# Low powered desktop computer spec recommendations?



## MannDude (Feb 16, 2016)

I'm toying with the idea of building a small tower/desktop computer with an emphasis on low power consumption. It'll be used to house 2X 2TB (or greater) drives for DVR recording from 4X POE IP cameras. What specs would you recommend for such a system?


----------



## HalfEatenPie (Feb 17, 2016)

how much CPU power?  Will it simply be used as a storage server or will it also deal with encoding and such?


----------



## MannDude (Feb 17, 2016)

No idea really... I'm not even sure what software it'll run yet or if I'll go Windows (which has more and better DVR related options) or Linux (which I'd prefer for familiarity).


Guess perhaps I should sort that out first.


----------



## mikeyur (Feb 17, 2016)

Check out the Intel NUC lineup if you're fine with external storage (USB 3.0). They use the dual core laptop variants of the i3/5/7 - and the older ones also have some celeron models. Super low power, take either an m.2 ssd or 2.5" drive (new versions) and DDR3/4 SO-DIMM.


----------



## raj (Feb 17, 2016)

I'd say pick up an ODROID-C2 or XU4 with a Sabrent 2 bay SATA->USB Dock.    Or a barebones kit similar to this.


----------



## drmike (Feb 17, 2016)

MannDude said:


> I'm toying with the idea of building a small tower/desktop computer with an emphasis on low power consumption. It'll be used to house 2X 2TB (or greater) drives for DVR recording from 4X POE IP cameras. What specs would you recommend for such a system?



Ahh well....


DVR for CCTV requires a card usually with appropriate connectors.  What sort of connectors do your cameras use?


I think the interfacing of the cameras to the computer and probably a card for that is going to be the problem.  There are slews of CCTV cards out there, most are garbage, locked in vendor crap, Windows requirements, etc.  There are Linux ones, and a good DIY project, however expect the learning curve and gotchas.

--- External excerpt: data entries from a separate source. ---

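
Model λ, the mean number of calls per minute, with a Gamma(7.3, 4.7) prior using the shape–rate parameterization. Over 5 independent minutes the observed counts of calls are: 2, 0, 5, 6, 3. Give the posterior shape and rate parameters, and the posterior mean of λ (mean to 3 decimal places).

Total count ∑xᵢ = 16 over n = 5 minutes.
Gamma is conjugate to the Poisson likelihood: posterior is Gamma(shape = 7.3+16 = 23.3, rate = 4.7+5 = 9.7).
E[λ | data] = 23.3/9.7 = 2.402.

Posterior: Gamma(shape=23.3, rate=9.7); mean ≈ 2.402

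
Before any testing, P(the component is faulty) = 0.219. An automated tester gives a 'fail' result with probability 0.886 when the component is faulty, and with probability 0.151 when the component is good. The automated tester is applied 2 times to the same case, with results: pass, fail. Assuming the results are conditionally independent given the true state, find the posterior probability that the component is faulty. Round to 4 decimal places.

Posterior P(H) ≈ 0.1809

With H the event that the component is faulty, the joint likelihood of the observed sequence is P(data|H) = 0.114·0.886 = 0.10100 and P(data|¬H) = 0.849·0.151 = 0.12820.
Bayes: P(H|data) = 0.219·0.10100 / (0.219·0.10100 + 0.781·0.12820) = 0.022120/0.12224 = 0.1809.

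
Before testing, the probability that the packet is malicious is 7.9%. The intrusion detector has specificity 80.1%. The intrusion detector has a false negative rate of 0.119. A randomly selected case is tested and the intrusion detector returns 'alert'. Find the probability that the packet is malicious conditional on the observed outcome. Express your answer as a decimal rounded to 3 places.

Let H be the event that the packet is malicious. P(H) = 0.079, so P(¬H) = 0.921. With E the 'alert' result, P(E|H) = 0.881 and P(E|¬H) = 0.199.
P(E) = 0.881·0.079 + 0.199·0.921 = 0.069599 + 0.18328 = 0.25288.
By Bayes' theorem, P(H|E) = 0.069599 / 0.25288 = 0.275.

P(H | E) ≈ 0.275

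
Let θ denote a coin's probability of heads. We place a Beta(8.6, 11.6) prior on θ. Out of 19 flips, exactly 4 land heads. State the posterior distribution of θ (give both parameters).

The binomial likelihood is conjugate to the Beta prior: with 4 successes and 15 failures, the posterior is Beta(8.6+4, 11.6+15) = Beta(12.6, 26.6).

Posterior: Beta(12.6, 26.6)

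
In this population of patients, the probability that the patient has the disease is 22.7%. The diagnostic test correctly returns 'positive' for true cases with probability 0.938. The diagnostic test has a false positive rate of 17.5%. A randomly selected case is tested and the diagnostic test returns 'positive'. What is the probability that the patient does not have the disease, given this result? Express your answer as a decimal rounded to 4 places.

P(¬H | E) ≈ 0.3885

Let H be the event that the patient has the disease. P(H) = 0.227, so P(¬H) = 0.773. With E the 'positive' result, P(E|H) = 0.938 and P(E|¬H) = 0.175.
P(E) = 0.938·0.227 + 0.175·0.773 = 0.21293 + 0.13528 = 0.34820.
By Bayes' theorem, P(H|E) = 0.21293 / 0.34820 = 0.6115. Hence P(¬H|E) = 1 − 0.6115 = 0.3885.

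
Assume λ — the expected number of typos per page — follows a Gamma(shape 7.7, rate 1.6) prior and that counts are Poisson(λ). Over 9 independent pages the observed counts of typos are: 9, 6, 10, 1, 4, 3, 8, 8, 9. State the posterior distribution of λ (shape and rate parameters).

Posterior: Gamma(shape=65.7, rate=10.6)

Total count ∑xᵢ = 58 over n = 9 pages.
Gamma is conjugate to the Poisson likelihood: posterior is Gamma(shape = 7.7+58 = 65.7, rate = 1.6+9 = 10.6).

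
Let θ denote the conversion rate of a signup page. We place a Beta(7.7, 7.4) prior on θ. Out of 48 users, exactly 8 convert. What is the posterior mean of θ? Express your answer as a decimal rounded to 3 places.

Posterior mean ≈ 0.249

Observing 8 successes and 40 failures updates Beta(7.7, 7.4) by adding the success and failure counts to the two shape parameters: α = 7.7+8 = 15.7, β = 7.4+40 = 47.4.
Posterior mean = α/(α+β) = 15.7/63.1 = 0.249.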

Those cards I suspect aren't very power efficient.  Nor are they a good form factor.  Tend to be PCI based.  


As such, you are screwed into running a full sized desktop usually.  Blows the ARM stuff out as no PCI and probably not compatible software worth using.

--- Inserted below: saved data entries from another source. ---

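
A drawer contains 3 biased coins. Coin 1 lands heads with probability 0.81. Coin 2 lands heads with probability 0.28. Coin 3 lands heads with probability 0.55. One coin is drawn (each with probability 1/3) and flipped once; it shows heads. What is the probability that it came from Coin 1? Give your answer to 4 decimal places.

Tabulate prior·likelihood by source: [1] prior 0.333333, lik 0.81, product 0.2700; [2] prior 0.333333, lik 0.28, product 0.09333; [3] prior 0.333333, lik 0.55, product 0.1833.
Normalizing constant = 0.54667; the posterior for Coin 1 is its product over the sum, 0.2700/0.54667 = 0.4939.

Posterior probability ≈ 0.4939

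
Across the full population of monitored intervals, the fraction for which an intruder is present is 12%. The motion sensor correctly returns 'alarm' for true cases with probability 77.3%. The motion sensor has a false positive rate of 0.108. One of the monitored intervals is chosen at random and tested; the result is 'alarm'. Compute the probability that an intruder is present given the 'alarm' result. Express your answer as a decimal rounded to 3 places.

Write H for 'an intruder is present'. Prior odds H:¬H = 0.12/0.88 = 0.13636. For the 'alarm' outcome, the likelihood ratio is 0.773/0.108 = 7.1574.
Posterior odds = 0.13636 × 7.1574 = 0.97601, so P(H|E) = 0.97601/(1+0.97601) = 0.494.

P(H | E) ≈ 0.494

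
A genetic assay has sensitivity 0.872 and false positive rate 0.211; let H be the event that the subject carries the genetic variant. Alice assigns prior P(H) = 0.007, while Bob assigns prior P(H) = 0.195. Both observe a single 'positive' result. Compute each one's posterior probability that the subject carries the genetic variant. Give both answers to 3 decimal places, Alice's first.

P('+'|H) = 0.872, P('+'|¬H) = 0.211.
Alice: numerator 0.872·0.007 = 0.0061040; evidence = 0.0061040+0.211·0.993 = 0.21563; posterior = 0.028.
Bob: numerator 0.872·0.195 = 0.17004; evidence = 0.17004+0.211·0.805 = 0.33989; posterior = 0.500.

Alice: 0.028; Bob: 0.500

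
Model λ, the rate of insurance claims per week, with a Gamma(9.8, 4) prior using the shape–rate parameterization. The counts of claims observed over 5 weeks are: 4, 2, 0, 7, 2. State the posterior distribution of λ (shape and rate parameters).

Posterior: Gamma(shape=24.8, rate=9)

Total count ∑xᵢ = 15 over n = 5 weeks.
Gamma is conjugate to the Poisson likelihood: posterior is Gamma(shape = 9.8+15 = 24.8, rate = 4+5 = 9).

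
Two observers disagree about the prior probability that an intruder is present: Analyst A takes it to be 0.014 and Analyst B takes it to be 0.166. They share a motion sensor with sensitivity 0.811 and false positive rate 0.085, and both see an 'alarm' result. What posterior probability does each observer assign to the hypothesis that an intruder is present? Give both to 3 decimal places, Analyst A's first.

The likelihood ratio for an 'alarm' result is 0.811/0.085 = 9.5412.
Analyst A: prior odds 0.014/0.986 = 0.014199; posterior odds 0.13547; posterior probability 0.119.
Analyst B: prior odds 0.166/0.834 = 0.19904; posterior odds 1.8991; posterior probability 0.655.

Analyst A: 0.119; Analyst B: 0.655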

NUCs sound interesting, but again, lacking PCI slots probably - have yet to notice NUCs that aren't tiny and basically set top box size, so no PCI.


All this leads to why so many people by integrated DVR appliances.  They just work and none of the quirks.   Task appropriate devices big picture.  Not saying these devices are great, because plenty of them suck too.


Drive wise, you are screwed with storage demands.  Frankly I'd run a reasonable SSD drive in such and have another board with drive network connected with cron based job to move data off to it.  Other board should be powered on at set time, job runs, it powers off.  All CLI doable aside from the powering on and that can be facilitated with a Wake-on-Lan magic packet too.


DVR I'd do like 500GB SSD.  SSD trumps all on power envelope and lowly demands.  Saving literally watts per drive. No on/off cycle wear of the drive with SSDs either.  Similarly you can bundle USB flash drive and use it first level for things.


Network computer with storage I'd use an ARM device.  Odroids I am fond of.  Orange Pi might fit the bill also with SATA single connector.  Tethered to that I'd do maybe a 2TB hybrid HDD with integrated SSD. Samsung has these drives and Seagate.  They work well, I use them, although less use than I'd like (about to change that).


If you need more storage, I'd tether a USB drive to the Odroid and a normal spinning rust harddrive.


POE is nice, but drawing power from that computer also or same area.  So need to accommodate that demand. 


Need to consider night time, IR lighting and demands on watts and usable optics.  It's a real issue when you get out to rural and wide open space.  Easy to get around your cameras and out of sight out there.


----------



## drmike (Feb 17, 2016)

I just was looking for my own reference and geez has CCTV stuff fallen for the DVR units.  Cameras still are high all said, but the DVR ready made units are crazy cheap.


Lots of $100 or less options.  Embedded Linux 


I'd really consider looking at these units and finding one with good reviews from a power user / heavy user.


No way a cobble your own from desk parts today is going to be as cheap and certainly will be a lot more headache.


Thinking if you shop good, might find a unit with a proper shell and ability to poke at the software and add some custom stuff.


----------